2024-10-26. Jesień we mgle i w słońcu
2024-10-12. Jesień 2024
2024-09-21. Kolej wąskotorowa na Żuławach Gdańskich, cz. 3
2024-08-03. Widokówki z Żuław
Ubiegłoroczna, wrześniowa wycieczka „Wzdłuż biegu górnego Nogatu” ukazała nam wspaniały krajobraz wschodniej linii brzegowej Nogatu. Wówczas przygotowany byłem na słupki graniczne Wolnego Miasta Gdańska, które oznaczyłem na swojej mapie. Ze względu na czas oraz inny cel, elementy te nie weszły jednak w trasę. Dzisiejsza, pieszo-rowerowa wycieczka pokazała nam, że w tym bardzo nierównym terenie, gdzie woda, drzewa i strome zbocza robią imponujące wrażenie, należało poświęcić prawie połowę dnia.
Zachęcająca pogoda i propozycja przedstawiona przez Stasia spowodowały, że w tym samym składzie, co 5 miesięcy temu, ruszyliśmy w kierunku miejscowości Węgry. Do zapożyczonej, wrześniowej mapki z 2023 r., przerywaną, czarną linią zaznaczyłem nasz główny obszar poszukiwań. Kolor czerwony to granica Wolnego Miasta Gdańska.
W Gościszewie zaciekawia nas widoczny w oddali dom z wystawką, wyglądający na mocno zniszczony i opuszczony.
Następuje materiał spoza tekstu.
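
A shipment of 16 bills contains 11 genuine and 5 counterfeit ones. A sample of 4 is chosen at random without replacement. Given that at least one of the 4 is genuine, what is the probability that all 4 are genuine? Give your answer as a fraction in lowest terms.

Work in counts. Selections with at least one genuine: C(16,4) − C(5,4) = 1820 − 5 = 1815.
Of those, selections where all 4 are genuine: C(11,4) = 330.
Conditional probability = 330/1815 = 2/11.

2/11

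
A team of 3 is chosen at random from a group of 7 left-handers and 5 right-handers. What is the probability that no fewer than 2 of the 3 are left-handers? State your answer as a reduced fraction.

7/11

There are C(12,3) = 220 ways to choose the 3.
Favorable selections (no fewer than 2 left-handers): C(7,2)·C(5,1) + C(7,3)·C(5,0) = 105 + 35 = 140.
Probability = 140/220 = 7/11.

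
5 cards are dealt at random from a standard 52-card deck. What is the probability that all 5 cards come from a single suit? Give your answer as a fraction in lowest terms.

There are C(52,5) = 2598960 possible 5-card hands.
Hands of one suit: 4 suits × C(13,5) = 4·1287 = 5148.
Probability = 5148/2598960 = 33/16660.

33/16660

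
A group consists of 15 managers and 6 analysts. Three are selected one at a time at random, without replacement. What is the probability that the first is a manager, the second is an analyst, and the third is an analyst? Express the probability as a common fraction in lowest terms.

Multiply the conditional probabilities at each draw: 15/21 · 6/20 · 5/19 = 450/7980 = 15/266.

15/266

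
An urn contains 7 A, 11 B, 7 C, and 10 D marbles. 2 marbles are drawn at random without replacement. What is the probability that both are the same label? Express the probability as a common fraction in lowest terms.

There are C(35,2) = 595 ways to draw 2 marbles.
All same label: C(7,2) + C(11,2) + C(7,2) + C(10,2) = 21 + 55 + 21 + 45 = 142.
Probability = 142/595.

142/595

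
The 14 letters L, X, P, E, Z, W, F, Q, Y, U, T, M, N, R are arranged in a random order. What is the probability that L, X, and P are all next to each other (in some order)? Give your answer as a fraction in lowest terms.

There are 14! = 87178291200 arrangements.
Treat the three as one block: 12! placements × 3! orders within the block = 479001600·6 = 2874009600.
Probability = 2874009600/87178291200 = 3/91.

3/91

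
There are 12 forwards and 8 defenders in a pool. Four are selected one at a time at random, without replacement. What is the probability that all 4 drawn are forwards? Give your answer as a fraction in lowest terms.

33/323

Multiply the conditional probabilities at each draw: 12/20 · 11/19 · 10/18 · 9/17 = 11880/116280 = 33/323.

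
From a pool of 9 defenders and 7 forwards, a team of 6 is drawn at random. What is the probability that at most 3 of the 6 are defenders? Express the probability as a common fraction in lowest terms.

157/286

Total selections: C(16,6) = 8008.
Count the complement (more than 3 defenders): C(9,4)·C(7,2) + C(9,5)·C(7,1) + C(9,6)·C(7,0) = 2646 + 882 + 84 = 3612.
Probability = 1 − 3612/8008 = 4396/8008 = 157/286.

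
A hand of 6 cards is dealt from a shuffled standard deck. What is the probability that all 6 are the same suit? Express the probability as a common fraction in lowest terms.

66/195755

There are C(52,6) = 20358520 possible 6-card hands.
Hands of one suit: 4 suits × C(13,6) = 4·1716 = 6864.
Probability = 6864/20358520 = 66/195755.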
Ze względu na fakt, że prowadząca do niego droga to całkiem nowe płyty betonowe, postanawiamy tam podjechać.
Bardzo ładnie ulokowany, lecz opuszczony i zniszczony obiekt obchodzimy dookoła. W pobliżu znajdują się pozostałości po innych zabudowaniach, co potwierdzają stare, XX-wieczne mapy Messtischblatt.
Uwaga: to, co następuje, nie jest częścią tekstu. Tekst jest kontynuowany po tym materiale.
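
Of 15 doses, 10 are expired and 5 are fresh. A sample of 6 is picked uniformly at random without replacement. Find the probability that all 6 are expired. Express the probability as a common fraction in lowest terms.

There are C(15,6) = 5005 possible selections.
Selections with all expired: C(10,6) = 210.
Probability = 210/5005 = 6/143.

6/143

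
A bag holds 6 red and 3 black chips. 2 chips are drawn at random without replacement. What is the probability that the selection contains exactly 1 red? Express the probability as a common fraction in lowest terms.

The sample space is all 2-subsets of the 9: C(9,2) = 36.
Selections with exactly 1 red: choose 1 of the 6 red and 1 of the 3 black, C(6,1)·C(3,1) = 6·3 = 18.
Probability = 18/36 = 1/2.

1/2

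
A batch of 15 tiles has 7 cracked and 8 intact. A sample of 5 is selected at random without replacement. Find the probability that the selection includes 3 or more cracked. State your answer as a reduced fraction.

There are C(15,5) = 3003 ways to choose the 5.
Favorable selections (3 or more cracked): C(7,3)·C(8,2) + C(7,4)·C(8,1) + C(7,5)·C(8,0) = 980 + 280 + 21 = 1281.
Probability = 1281/3003 = 61/143.

61/143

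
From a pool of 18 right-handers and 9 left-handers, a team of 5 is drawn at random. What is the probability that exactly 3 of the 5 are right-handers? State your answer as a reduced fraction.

544/1495

Total number of selections: C(27,5) = 80730.
Selections with exactly 3 right-handers: choose 3 of the 18 right-handers and 2 of the 9 left-handers, C(18,3)·C(9,2) = 816·36 = 29376.
Probability = 29376/80730 = 544/1495.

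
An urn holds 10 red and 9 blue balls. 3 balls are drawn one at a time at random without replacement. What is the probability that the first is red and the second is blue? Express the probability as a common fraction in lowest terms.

5/19

Multiply the conditional probabilities at each draw: 10/19 · 9/18 = 90/342 = 5/19.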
Przed domem mnóstwo kamieni, między którymi pięknie kwitną przebiśniegi.
Pogoda w tym dniu jest przepiękna, a błękit nieba dominuje nad resztą kolorów.
Wracamy na szlak i docieramy do miejscowości Węgry. Tam skręcamy w kierunku Nogatu i jadąc początkowy płaskim terenem, a następnie mocno nierównym, zatrzymujemy się na końcu drogi.
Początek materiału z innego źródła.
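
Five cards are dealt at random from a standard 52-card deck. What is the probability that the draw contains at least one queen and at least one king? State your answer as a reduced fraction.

There are C(52,5) = 2598960 possible draws.
By inclusion-exclusion on the complements, draws missing all queens or all kings: C(48,5) + C(48,5) − C(44,5) = 1712304 + 1712304 − 1086008 = 2338600.
So draws with at least one of each: 2598960 − 2338600 = 260360, probability 260360/2598960 = 6509/64974.

6509/64974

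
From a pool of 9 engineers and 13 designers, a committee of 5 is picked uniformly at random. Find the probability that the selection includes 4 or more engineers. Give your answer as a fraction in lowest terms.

There are C(22,5) = 26334 ways to choose the 5.
Favorable selections (4 or more engineers): C(9,4)·C(13,1) + C(9,5)·C(13,0) = 1638 + 126 = 1764.
Probability = 1764/26334 = 14/209.

14/209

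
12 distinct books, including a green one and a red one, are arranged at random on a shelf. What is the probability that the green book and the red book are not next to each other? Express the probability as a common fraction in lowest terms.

There are 12! = 479001600 arrangements.
Arrangements with the green book and the red book adjacent: 2·11! = 79833600.
So not adjacent: 479001600 − 79833600 = 399168000, probability 399168000/479001600 = 5/6.

5/6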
Zostawiamy rowery i kontynuujemy wycieczkę pieszo. Słupek graniczny F016 znajduje się ok. 150 m od pozostawionych rowerów i ok. 300-400 m od Nogatu.
Wracamy do naszej głównej drogi, lecz tylko na chwilę, bo już po kilkuset metrach ponownie skręcamy w stronę rzeki. Tym razem zapowiada się dłuższy spacer. Pozostawiamy rowery i parowem schodzimy mocno w dół, tym razem bezpośrednio nad Nogat. Teren znakomity i piękny krajobrazowo, a dookoła dominują strome i pokaźne wzniesienia.
Szybko odnajdujemy drugi słupek F007, a w niewielkiej odległości znak graniczny z wyrytym na górze krzyżem, wskazujący na punkt załamania granicy.
Z doliny widoczne są również zabudowania Pogorzałej Wsi, a jeśli podejdziemy blisko brzegu, to po lewej stronie ujrzymy nawet wieżę kościoła.
Trzeci słupek graniczny F008 odnajdujemy 200 m dalej, podążając w kierunku północnym.
Udajemy się w dalszą część wycieczki pieszej, w kierunku kolejnych słupków (F009 i F010), ale mimo że penetrujemy teren dokładnie, niczego nie odnajdujemy. Dojście do kolejnego (F011) odcina nam woda. Wracamy, a cała trasa przejścia to 2 km.
Nie rezygnujemy jednak z odnalezienia słupka F011 i wracając w kierunku Malborka, skręcamy w jeszcze jedną drogę. Na jej końcu, bez rowerów przechodzimy w stronę brzegu rzeki. Ukazują się nam góry, a zejście do doliny jest bardzo strome. To niemal pionowe ściany, ale znajduję miejsce, gdzie jest nieco łagodniej i schodzę sam. Wracam jednak bez zdjęcia słupka, ale zachwycające są tu stare drzewa i dzikość terenu.
Do Malborka wracamy dokładnie tą samą drogą.